Lo conosciamo tutti. Lo amiamo tutti.
Totò la maschera irriverente, Totò il Genio della risata, paragonato a Buster Keaton e Charlie Chaplin, Totò dalla faccia sghemba e dalla battuta irresistibile. Sulla sua straordinaria carriera tutti hanno già scritto tutto e quindi non ne parlerò.
In questo mio #Coriandolo vi racconterò altro perché forse non tutti sanno che…
Totò alla nascita (a Napoli Rione Sanità il 15 Febbraio 1898) viene registrato con i nomi di Antonio Vincenzo Stefano. Di cognome fa Clemente perché nato da una relazione clandestina fra sua madre Anna Clemente e suo padre, il Marchese Giuseppe de Curtis.

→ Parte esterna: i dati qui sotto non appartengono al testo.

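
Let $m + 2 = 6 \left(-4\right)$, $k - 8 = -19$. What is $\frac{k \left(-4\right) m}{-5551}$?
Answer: $\frac{88}{427} \approx 0.20609$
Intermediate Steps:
$k = -11$ ($k = 8 - 19 = -11$)
$m = -26$ ($m = -2 + 6 \left(-4\right) = -2 - 24 = -26$)
$\frac{k \left(-4\right) m}{-5551} = \frac{\left(-11\right) \left(-4\right) \left(-26\right)}{-5551} = 44 \left(-26\right) \left(- \frac{1}{5551}\right) = \left(-1144\right) \left(- \frac{1}{5551}\right) = \frac{88}{427}$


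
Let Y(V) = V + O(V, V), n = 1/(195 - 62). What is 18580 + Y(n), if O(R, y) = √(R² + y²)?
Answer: 2471141/133 + √2/133 ≈ 18580.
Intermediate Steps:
n = 1/133 ≈ 0.0075188
Y(V) = V + √2*√(V²) (Y(V) = V + √(V² + V²) = V + √(2*V²) = V + √2*√(V²))
18580 + Y(n) = 18580 + (1/133 + √2*√((1/133)²)) = 18580 + (1/133 + √2*√(1/17689)) = 18580 + (1/133 + √2*(1/133)) = 18580 + (1/133 + √2/133) = 2471141/133 + √2/133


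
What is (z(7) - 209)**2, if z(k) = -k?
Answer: 46656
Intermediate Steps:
(z(7) - 209)**2 = (-1*7 - 209)**2 = (-7 - 209)**2 = (-216)**2 = 46656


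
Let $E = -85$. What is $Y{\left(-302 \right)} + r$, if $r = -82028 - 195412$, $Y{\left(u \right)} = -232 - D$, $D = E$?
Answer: $-277587$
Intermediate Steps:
$D = -85$
$Y{\left(u \right)} = -147$ ($Y{\left(u \right)} = -232 - -85 = -232 + 85 = -147$)
$r = -277440$ ($r = -82028 - 195412 = -277440$)
$Y{\left(-302 \right)} + r = -147 - 277440 = -277587$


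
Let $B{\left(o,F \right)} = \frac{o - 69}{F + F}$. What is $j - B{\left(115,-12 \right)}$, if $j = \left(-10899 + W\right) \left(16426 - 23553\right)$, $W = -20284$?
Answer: $\frac{2666894915}{12} \approx 2.2224 \cdot 10^{8}$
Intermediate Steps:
$B{\left(o,F \right)} = \frac{-69 + o}{2 F}$
$j = 222241241$ ($j = \left(-10899 - 20284\right) \left(16426 - 23553\right) = \left(-31183\right) \left(-7127\right) = 222241241$)
$j - B{\left(115,-12 \right)} = 222241241 - \frac{-69 + 115}{2 \left(-12\right)} = 222241241 - \frac{1}{2} \left(- \frac{1}{12}\right) 46 = 222241241 - - \frac{23}{12} = 222241241 + \frac{23}{12} = \frac{2666894915}{12}$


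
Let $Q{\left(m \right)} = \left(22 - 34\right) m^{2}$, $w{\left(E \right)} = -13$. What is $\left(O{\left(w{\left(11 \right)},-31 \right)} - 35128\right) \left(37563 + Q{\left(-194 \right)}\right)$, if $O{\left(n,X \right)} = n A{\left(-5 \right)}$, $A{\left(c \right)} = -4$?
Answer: $14523884244$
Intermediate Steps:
$O{\left(n,X \right)} = - 4 n$ ($O{\left(n,X \right)} = n \left(-4\right) = - 4 n$)
$Q{\left(m \right)} = - 12 m^{2}$ ($Q{\left(m \right)} = \left(22 - 34\right) m^{2} = - 12 m^{2}$)
$\left(O{\left(w{\left(11 \right)},-31 \right)} - 35128\right) \left(37563 + Q{\left(-194 \right)}\right) = \left(\left(-4\right) \left(-13\right) - 35128\right) \left(37563 - 12 \left(-194\right)^{2}\right) = \left(52 - 35128\right) \left(37563 - 451632\right) = - 35076 \left(37563 - 451632\right) = \left(-35076\right) \left(-414069\right) = 14523884244$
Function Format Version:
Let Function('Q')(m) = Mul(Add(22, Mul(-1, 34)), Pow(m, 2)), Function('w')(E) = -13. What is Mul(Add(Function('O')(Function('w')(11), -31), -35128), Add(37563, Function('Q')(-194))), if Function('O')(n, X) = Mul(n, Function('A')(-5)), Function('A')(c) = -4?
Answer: 14523884244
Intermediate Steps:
Function('O')(n, X) = Mul(-4, n) (Function('O')(n, X) = Mul(n, -4) = Mul(-4, n))
Function('Q')(m) = Mul(-12, Pow(m, 2)) (Function('Q')(m) = Mul(Add(22, -34), Pow(m, 2)) = Mul(-12, Pow(m, 2)))
Mul(Add(Function('O')(Function('w')(11), -31), -35128), Add(37563, Function('Q')(-194))) = Mul(Add(Mul(-4, -13), -35128), Add(37563, Mul(-12, Pow(-194, 2)))) = Mul(Add(52, -35128), Add(37563, Mul(-12, 37636))) = Mul(-35076, Add(37563, -451632)) = Mul(-35076, -414069) = 14523884244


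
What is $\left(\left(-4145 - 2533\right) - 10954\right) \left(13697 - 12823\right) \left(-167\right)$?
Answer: $2573531456$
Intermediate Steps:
$\left(\left(-4145 - 2533\right) - 10954\right) \left(13697 - 12823\right) \left(-167\right) = \left(\left(-4145 - 2533\right) - 10954\right) 874 \left(-167\right) = \left(-6678 - 10954\right) 874 \left(-167\right) = \left(-17632\right) 874 \left(-167\right) = \left(-15410368\right) \left(-167\right) = 2573531456$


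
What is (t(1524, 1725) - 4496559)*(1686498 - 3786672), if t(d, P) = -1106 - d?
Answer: 9449079758886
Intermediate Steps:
(t(1524, 1725) - 4496559)*(1686498 - 3786672) = ((-1106 - 1*1524) - 4496559)*(1686498 - 3786672) = ((-1106 - 1524) - 4496559)*(-2100174) = (-2630 - 4496559)*(-2100174) = -4499189*(-2100174) = 9449079758886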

Quest’ultimo lo riconoscerà solo agli inizi degli anni Venti, sposando la madre Anna.
Totò sarà sempre legatissimo alla mamma che pure all’inizio ne ostacolò la carriera artistica, perché le sembrava indecorosa, tentando, inutilmente, di farlo diventare prete.
Nel 1933 l’ormai adulto Antonio de Curtis viene adottato dal Marchese Francesco Maria Gagliardi Focas di Tertiveri, Cavaliere del Sacro Romano Impero.
Ci teneva ai titoli nobiliari, Totò, eccome!
Con due sentenze del 1945 e del 1946 che gli riconobbero vari titoli gentilizi, fu iscritto nel libro d’oro della nobiltà italiana e a partire dal 1950 il suo cognome venne rettificato in Griffo Focas Flavio Dicas Comneno Porgirogenito Gagliardi De Curtis di Bisanzio.
I suoi titoli nobiliari? Eccoli. Una serqua: Altezza imperiale, Conte palatino, Cavaliere del Sacro Romano Impero, esarca di Ravenna, duca di Macedonia e Illiria, principe di Costantinopoli, di Cilicia, di Tessaglia, di Pinte di Moldavia, di Dardania, del Peloponneso, conte di Cipro e di Epiro, conte e duca di Drivasto e Durazzo.
Totò fu anche membro della loggia massonica “Fulgor” di Napoli nel 1945 e a Roma ne fondò una lui stesso, la “Fulgor Artis” che appartenevano entrambe alla “Serenissima Gran Loggia Nazionale Italiana” di Piazza del Gesù.
Fu un filantropo; centinaia, nella sua esistenza, i gesti di beneficenza e di solidarietà nei confronti di orfanotrofi, persone indigenti, canili, colleghi in difficoltà.
Non è leggenda che, ormai ricco e celebrato, si recasse di notte nel suo amato Rione Sanità e infilasse sotto le porte delle case più povere, banconote da diecimila lire.
Uno straziante dolore fu per lui la morte, avvenuta a poche ore dalla nascita, del figlio Massenzio avuto dalla sua compagna Franca Faldini, dolore a cui cercò di reagire con un super lavoro che minò la sua salute.
Nonostante le raccomandazioni dei medici e dei familiari, continuerà imperterrito a fumare 4 pacchetti di sigarette al giorno.
Ormai quasi cieco, morì a 69 anni il 15 Aprile 1967, compianto e rimpianto da tutti.